The series was filmed in Ireland

“The different locations they have almost in a 40-minute radius is unbelievable. You can never do that in London,” Maza notes. “We never could have shot The Drowning there. It would be impossible. Shooting in Ireland was a really key part of making the show work. Then it’s about pulling together all those skills and those lessons we learned from doing independent movies and bringing them into a TV show, like making sure you’ve not got locations that are spread out and you can keep the unit base close. And then you get through it.”

The series was four weeks into a seven-and-a-half-week shoot when the Covid-19 pandemic brought a halt to production in March last year. Maza describes the postponement as “unbelievably frustrating and tough,” but his focus quickly turned to how shooting might pick up again, as he was keen to avoid losing actors to other projects.

“I just felt like we had to get up shooting as quickly as possible, because if for some reason we were not one of the first shows to go back up – and we were the first show in Ireland to restart – they were going to get busy on other jobs,” he says. “Then you’re in that scary scenario where I don’t know when we’re finishing the show, because Jade Anouka’s booked for six months on His Dark Materials or Jonas is on another TV show, and then it just is a mess.

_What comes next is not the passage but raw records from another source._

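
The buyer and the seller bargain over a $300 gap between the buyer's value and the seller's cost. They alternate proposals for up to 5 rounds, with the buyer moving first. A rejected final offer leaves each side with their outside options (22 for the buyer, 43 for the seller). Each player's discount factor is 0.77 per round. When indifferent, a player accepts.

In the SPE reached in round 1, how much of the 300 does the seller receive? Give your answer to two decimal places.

Round 5 (the buyer proposes): the seller gets 43 if talks fail, so the buyer offers 43 and keeps 257.
Round 4 (the seller proposes): the buyer can get 257 next round, worth 0.77 × 257 = 197.89 now, so the seller offers 197.89, keeping 102.11.
Round 3 (the buyer proposes): the seller can get 102.11 next round, worth 0.77 × 102.11 = 78.6247 now; the buyer offers that and keeps 221.3753.
Round 2 (the seller proposes): the buyer can get 221.3753 next round, worth 0.77 × 221.3753 = 170.458981 now. The seller offers 170.458981 and keeps 300 − 170.458981 = 129.541019.
Round 1 (the buyer proposes): the seller can get 129.541019 next round, worth 0.77 × 129.541019 = 99.74658463 now. The buyer offers 99.74658463 and keeps 300 − 99.74658463 = 200.25341537.

99.75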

“Once we stood back, we took a moment and then we got together via Zoom, doing everything we needed to do to get back as safely as possible. We had a great production team over there and the cast were equally keen to get back, including Deborah, who’s in that vulnerable category because of her age – but she was just like, ‘Yeah, let’s just do it.’ She was just amazing.”

The four-parter, which also stars Jade Anouka (left), was originally conceived as a film

Most of the scenes that would have proven difficult to shoot with social distancing, such as those filmed inside the school, were already in the can. The biggest challenge was filming a funeral scene, but the actors were able to continue while standing at a safe distance.

Working on one of the first productions back on set after the first wave of coronavirus lockdowns, Maza knew his team was in the spotlight. “There was a lot of pressure,” he says. “We went back for three-and-a-half weeks. Every day just felt massive, but we were really lucky. We had no Covid cases when we went back. Everyone felt safe. It was a very strange shooting scenario but the work was amazing. We got it in the bag and it feels like a lifetime ago now, but we were very fortunate and very lucky to get through that whole experience.”

Unstoppable CEO Maza, who also appears on screen in The Drowning as a police officer, expects some time to pass yet before the experience of being on a film or TV set will return to normal, but says his priority is to continue raising the quality of his company’s shows while working as safely as possible.

Next up is ITV drama Viewpoint, a coproduction with Tiger Aspect that also stars Clarke, while Unstoppable also has projects in development with Sky, the BBC and another with Channel 5.

“Our industry constantly proves itself to be really resilient and nimble and quick to think on our feet,” Maza says. “I really don’t want to sacrifice the quality of the shows and what we’re able to do. Unstoppable is not going to bring you a show that isn’t thrilling, exciting, fun or entertaining because, for us, I only need to look out the window and it’s quite depressing. There’s enough rubbish and sadness going on.

“When we bring you an Unstoppable show, we just want you to be entertained. I definitely wouldn’t want our shows to lose any of that. We’ve got a responsibility in this industry to push it as much as we can while being as safe as we can.”